I have a SystemD service that will erase anything written to that godforsaken .local folder, and if that breaks your shitty software then I’ll assume your shitty software doesn’t work and delete it and spam issues about it until you fix it or find a different career doing something productive, like cooking McRibs.
I have a SystemD service
The irony is how lennart and his cancer approached standards, top to bottom.
Now I want McRibs.
/usr/share? How is a random app getting write permissions to that?
I’m a little confused by that statement. Where should locally installed (non-sudo) applications, such as virtual python envs who are accessed by multiple other not-necessarily-python apps or perhaps baloo, flatpak, etc, store their shared data? I’m rather convinced that giving all users write access to /usr/share is a terrible idea.
The appropriate path is /usr/share.
That’s a global folder, and not proper for storing “per user” data.
I think ~ is the appropriate folder at least for the . folders, but I’ve often wondered why they’re not attrib +h. 🤷♂️
I realize that the OP is a Windows case, but I’d be rich if I had a penny for every time a savegame or config file is stored somewhere totally whack.
I’m completely self-taught when it comes to Linux, so I have some obvious gaps in my knowledge. I’ve looked for good write-ups on how Linux folders are intended for use and been unable to find a good resource. Thank you for sharing the official standard name. Reading up on it now.
That’s respectable! But yeah, the FHS is something that’s surprisingly hard to find in-depth information about if you don’t already know about it.
I think this page from systemd (or this page from the arch wiki, if you prefer formatting) has a decent description of not only the FHS, but also the more standard user/home structures.

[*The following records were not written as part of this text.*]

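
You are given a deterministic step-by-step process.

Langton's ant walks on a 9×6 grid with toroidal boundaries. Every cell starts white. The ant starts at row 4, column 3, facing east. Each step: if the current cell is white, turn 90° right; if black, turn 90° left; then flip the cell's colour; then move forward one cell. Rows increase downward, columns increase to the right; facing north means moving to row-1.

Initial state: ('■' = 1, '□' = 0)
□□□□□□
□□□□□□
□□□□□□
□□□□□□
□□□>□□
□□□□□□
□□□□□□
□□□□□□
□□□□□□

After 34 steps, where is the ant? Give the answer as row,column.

3,0

step 0: □□□□□□
□□□□□□
□□□□□□
□□□□□□
□□□>□□
□□□□□□
□□□□□□
□□□□□□
□□□□□□
step 1: □□□□□□
□□□□□□
□□□□□□
□□□□□□
□□□■□□
□□□v□□
□□□□□□
□□□□□□
□□□□□□
step 2: □□□□□□
□□□□□□
□□□□□□
□□□□□□
□□□■□□
□□<■□□
□□□□□□
□□□□□□
□□□□□□
step 3: □□□□□□
□□□□□□
□□□□□□
□□□□□□
□□^■□□
□□■■□□
□□□□□□
□□□□□□
□□□□□□
step 4: □□□□□□
□□□□□□
□□□□□□
□□□□□□
□□■>□□
□□■■□□
□□□□□□
□□□□□□
□□□□□□
step 5: □□□□□□
□□□□□□
□□□□□□
□□□^□□
□□■□□□
□□■■□□
□□□□□□
□□□□□□
□□□□□□
step 6: □□□□□□
□□□□□□
□□□□□□
□□□■>□
□□■□□□
□□■■□□
□□□□□□
□□□□□□
□□□□□□
step 7: □□□□□□
□□□□□□
□□□□□□
□□□■■□
□□■□v□
□□■■□□
□□□□□□
□□□□□□
□□□□□□
step 8: □□□□□□
□□□□□□
□□□□□□
□□□■■□
□□■<■□
□□■■□□
□□□□□□
□□□□□□
□□□□□□
step 9: □□□□□□
□□□□□□
□□□□□□
□□□^■□
□□■■■□
□□■■□□
□□□□□□
□□□□□□
□□□□□□
step 10: □□□□□□
□□□□□□
□□□□□□
□□<□■□
□□■■■□
□□■■□□
□□□□□□
□□□□□□
□□□□□□
step 11: □□□□□□
□□□□□□
□□^□□□
□□■□■□
□□■■■□
□□■■□□
□□□□□□
□□□□□□
□□□□□□
step 12: □□□□□□
□□□□□□
□□■>□□
□□■□■□
□□■■■□
□□■■□□
□□□□□□
□□□□□□
□□□□□□
step 13: □□□□□□
□□□□□□
□□■■□□
□□■v■□
□□■■■□
□□■■□□
□□□□□□
□□□□□□
□□□□□□
step 14: □□□□□□
□□□□□□
□□■■□□
□□<■■□
□□■■■□
□□■■□□
□□□□□□
□□□□□□
□□□□□□
step 15: □□□□□□
□□□□□□
□□■■□□
□□□■■□
□□v■■□
□□■■□□
□□□□□□
□□□□□□
□□□□□□
step 16: □□□□□□
□□□□□□
□□■■□□
□□□■■□
□□□>■□
□□■■□□
□□□□□□
□□□□□□
□□□□□□
step 17: □□□□□□
□□□□□□
□□■■□□
□□□^■□
□□□□■□
□□■■□□
□□□□□□
□□□□□□
□□□□□□
step 18: □□□□□□
□□□□□□
□□■■□□
□□<□■□
□□□□■□
□□■■□□
□□□□□□
□□□□□□
□□□□□□
step 19: □□□□□□
□□□□□□
□□^■□□
□□■□■□
□□□□■□
□□■■□□
□□□□□□
□□□□□□
□□□□□□
step 20: □□□□□□
□□□□□□
□<□■□□
□□■□■□
□□□□■□
□□■■□□
□□□□□□
□□□□□□
□□□□□□
step 21: □□□□□□
□^□□□□
□■□■□□
□□■□■□
□□□□■□
□□■■□□
□□□□□□
□□□□□□
□□□□□□
step 22: □□□□□□
□■>□□□
□■□■□□
□□■□■□
□□□□■□
□□■■□□
□□□□□□
□□□□□□
□□□□□□
step 23: □□□□□□
□■■□□□
□■v■□□
□□■□■□
□□□□■□
□□■■□□
□□□□□□
□□□□□□
□□□□□□
step 24: □□□□□□
□■■□□□
□<■■□□
□□■□■□
□□□□■□
□□■■□□
□□□□□□
□□□□□□
□□□□□□
step 25: □□□□□□
□■■□□□
□□■■□□
□v■□■□
□□□□■□
□□■■□□
□□□□□□
□□□□□□
□□□□□□
step 26: □□□□□□
□■■□□□
□□■■□□
<■■□■□
□□□□■□
□□■■□□
□□□□□□
□□□□□□
□□□□□□
step 27: □□□□□□
□■■□□□
^□■■□□
■■■□■□
□□□□■□
□□■■□□
□□□□□□
□□□□□□
□□□□□□
step 28: □□□□□□
□■■□□□
■>■■□□
■■■□■□
□□□□■□
□□■■□□
□□□□□□
□□□□□□
□□□□□□
step 29: □□□□□□
□■■□□□
■■■■□□
■v■□■□
□□□□■□
□□■■□□
□□□□□□
□□□□□□
□□□□□□
step 30: □□□□□□
□■■□□□
■■■■□□
■□>□■□
□□□□■□
□□■■□□
□□□□□□
□□□□□□
□□□□□□
step 31: □□□□□□
□■■□□□
■■^■□□
■□□□■□
□□□□■□
□□■■□□
□□□□□□
□□□□□□
□□□□□□
step 32: □□□□□□
□■■□□□
■<□■□□
■□□□■□
□□□□■□
□□■■□□
□□□□□□
□□□□□□
□□□□□□
step 33: □□□□□□
□■■□□□
■□□■□□
■v□□■□
□□□□■□
□□■■□□
□□□□□□
□□□□□□
□□□□□□
step 34: □□□□□□
□■■□□□
■□□■□□
<■□□■□
□□□□■□
□□■■□□
□□□□□□
□□□□□□
□□□□□□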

I continue to be impressed with the Arch community and their dedication to collecting information about Linux into one place. Props to everyone that has contributed! You really are helping users solve problems everyday!

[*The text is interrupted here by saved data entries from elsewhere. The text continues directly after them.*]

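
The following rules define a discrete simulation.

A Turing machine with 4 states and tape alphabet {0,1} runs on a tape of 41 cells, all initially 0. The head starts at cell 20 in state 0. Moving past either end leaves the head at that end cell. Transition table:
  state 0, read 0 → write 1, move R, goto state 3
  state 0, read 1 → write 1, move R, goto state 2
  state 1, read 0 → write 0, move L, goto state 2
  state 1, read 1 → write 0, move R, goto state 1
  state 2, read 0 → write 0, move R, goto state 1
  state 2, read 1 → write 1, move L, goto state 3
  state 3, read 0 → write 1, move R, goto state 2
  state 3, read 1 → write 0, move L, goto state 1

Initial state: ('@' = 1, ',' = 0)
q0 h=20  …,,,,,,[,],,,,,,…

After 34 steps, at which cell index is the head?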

People pretend Arch is a DIY OS but really it’s a lego kit with homemade instructions and sometimes a little capuchin comes up to help you put some of the pieces together.

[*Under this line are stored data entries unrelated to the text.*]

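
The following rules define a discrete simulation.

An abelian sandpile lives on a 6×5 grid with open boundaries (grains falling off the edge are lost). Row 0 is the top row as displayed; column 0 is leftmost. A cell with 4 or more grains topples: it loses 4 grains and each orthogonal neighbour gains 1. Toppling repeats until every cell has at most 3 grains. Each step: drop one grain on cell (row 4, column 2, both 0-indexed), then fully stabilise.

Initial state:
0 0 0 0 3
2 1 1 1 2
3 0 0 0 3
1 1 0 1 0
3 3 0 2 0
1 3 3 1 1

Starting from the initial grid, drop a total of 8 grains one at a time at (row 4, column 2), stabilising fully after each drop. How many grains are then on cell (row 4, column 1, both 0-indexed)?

step 0: 0 0 0 0 3
2 1 1 1 2
3 0 0 0 3
1 1 0 1 0
3 3 0 2 0
1 3 3 1 1
step 1: 0 0 0 0 3
2 1 1 1 2
3 0 0 0 3
1 1 0 1 0
3 3 1 2 0
1 3 3 1 1
step 2: 0 0 0 0 3
2 1 1 1 2
3 0 0 0 3
1 1 0 1 0
3 3 2 2 0
1 3 3 1 1
step 3: 0 0 0 0 3
2 1 1 1 2
3 0 0 0 3
1 1 0 1 0
3 3 3 2 0
1 3 3 1 1
step 4: 0 0 0 0 3
2 1 1 1 2
3 0 0 0 3
2 2 1 1 0
0 2 2 3 0
3 1 1 2 1
step 5: 0 0 0 0 3
2 1 1 1 2
3 0 0 0 3
2 2 1 1 0
0 2 3 3 0
3 1 1 2 1
step 6: 0 0 0 0 3
2 1 1 1 2
3 0 0 0 3
2 2 2 2 0
0 3 1 0 1
3 1 2 3 1
step 7: 0 0 0 0 3
2 1 1 1 2
3 0 0 0 3
2 2 2 2 0
0 3 2 0 1
3 1 2 3 1
step 8: 0 0 0 0 3
2 1 1 1 2
3 0 0 0 3
2 2 2 2 0
0 3 3 0 1
3 1 2 3 1

3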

You might find the XDG base directory standard interesting also, solves the problem the meme is about.
I gave up using the default documents folder because a lot of game developers think that is a good place to store the saves
.android
is either from the Android SDK, or possibly Android Studio so blame either Google or IntelliJ..vscode
is Visual Studio Code which is made by Microsoft so your guess is as good as mine on that one..eclipse
is Eclipse and is a Java IDE approximately the age of dirt and might actually pre-date the AppData folder existing..ssh
is OpenSSH and has been around long enough on the *nix side of things that it might pre-date both AppData and the XDG folder conventions. Not sure about most of the rest.Amazed that no one can figure out a .config/ or .local/ already
Sure, AppData exists, but do you expect them to… read?
The nice thing about Free software is that distros can fix these programs that store things in the wrong location. My Debian home is a lot cleaner than my Arch.
Are dotfiles a thing on Windows? It’s been a while since I used it.
No. Hiding files is still just an attribute.
Actually, technically, it’s two. Files marked as system files are treated as hidden as well…
With the downside that files marked as hidden on windows generally can’t be read by tools and scripts in the way you expect it.
It’s frustrating when apps apply Linux-specific behavior to other platforms. No windows apps should be just throwing hidden folders into the user directory!
I began using SMPlayer, which uses MPV, and yeah, it was confusing having to mess around in %localappdata%. But unironically, having to do so kinda prepared me for the switch to linux, what with getting used to using the filesystem.